There is also a recent organizational shift worth noting. In 2025, Benjamin and key members of the VESC project founded VESC Labs in Sweden, and the project says it no longer works directly with Trampaboards, although Trampa continues to sell legacy devices. For builders, that is a reminder to check which ecosystem they are actually tuning into, especially when they are mixing older boards, newer controllers, and custom waterproof enclosures.

What the commercial benchmark says about the DIY problem

Fliteboard’s Performance eFoil systems give a useful comparison point because they solve the same broad problem with more integrated packaging. The company says its low-drag conical wing interface is designed to improve efficiency, stability, and ride time, and it describes Flite Jet 2 as its most powerful and efficient propulsion system. The shape of the product matters here: less drag and better integration mean less waste heat and more usable runtime.

Fliteboard also says its ride calculator is based on real-world data and is accurate within about 10% in most situations. That is a telling number for DIY builders. If a premium commercial platform is already modeling output so tightly, then the homemade system has to be judged by the same standard: sustained performance, not just peak punch.

The pre-ride checklist that actually protects the build

Before you close up a waterproof VESC setup, the thermal path needs to be obvious from start to finish:

• Make sure the VESC has a real conduction path into the aluminum plate or heat sink, not just physical contact.

• Decide where the heat is going to leave the system: external fins, water cooling, oil, or a board-integrated sink.

• Test the startup phase as seriously as the ride phase. Several FOIL.zone builds show the first seconds are where overtemp happens fastest.
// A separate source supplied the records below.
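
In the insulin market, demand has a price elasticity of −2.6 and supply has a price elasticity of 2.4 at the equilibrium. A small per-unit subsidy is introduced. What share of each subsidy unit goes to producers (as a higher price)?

Producer share = 0.52

For a small subsidy around the equilibrium, the benefit split depends on the relative slopes, which at a point are proportional to the elasticities.
Buyer share = εs/(εs + |εd|) = 2.4/(2.4 + 2.6) = 0.48; seller share = |εd|/(εs + |εd|) = 0.52.
So producers capture 0.52 of the subsidy.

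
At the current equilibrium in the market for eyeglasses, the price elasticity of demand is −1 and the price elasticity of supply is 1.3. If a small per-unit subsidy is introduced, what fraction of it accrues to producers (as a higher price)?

For a small subsidy around the equilibrium, the benefit split depends on the relative slopes, which at a point are proportional to the elasticities.
Buyer share = εs/(εs + |εd|) = 1.3/(1.3 + 1) = 13/23; seller share = |εd|/(εs + |εd|) = 10/23.
So producers capture 10/23 of the subsidy.

Producer share = 10/23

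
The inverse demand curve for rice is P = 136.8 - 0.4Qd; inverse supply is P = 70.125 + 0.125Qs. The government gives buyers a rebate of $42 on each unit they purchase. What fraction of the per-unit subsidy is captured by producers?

Pre-subsidy: 136.8 - 0.4Q = 70.125 + 0.125Q gives Q* = 127 and P* = 86.
With the rebate, buyers effectively pay Pb = Ps − 42, where Ps is the price sellers receive.
On the curves, Pb = 136.8 - 0.4Q and Ps = 70.125 + 0.125Q; the wedge Ps − Pb = 42 gives 70.125 + 0.125Q − (136.8 - 0.4Q) = 42, so Q' = 207.
Then Pb = 136.8 − 0.4·207 = 54 and Ps = 70.125 + 0.125·207 = 96.
Buyers' price falls by P* − Pb = 86 − 54 = 32; sellers' price rises by Ps − P* = 96 − 86 = 10.
So producers capture 10/42 = 5/21 of each unit of subsidy.

Producer share = 5/21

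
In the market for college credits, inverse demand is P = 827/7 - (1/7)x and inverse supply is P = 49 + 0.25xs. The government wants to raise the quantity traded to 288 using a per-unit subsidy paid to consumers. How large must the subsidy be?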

• Use VESC Tool to watch temperature behavior, not just speed or current.

• Treat 55 to 60°C while foiling as a meaningful data point, not a guess, and take nearly 70°C after 10 minutes at 33 km/h as a warning to verify your margin.

• If the controller cannot survive a hard launch, the enclosure is not finished, no matter how clean it looks.

The builders who get this right are not just making prettier boxes. They are building systems that stay alive long enough to matter, and that is what separates a working foil platform from a weekend prototype.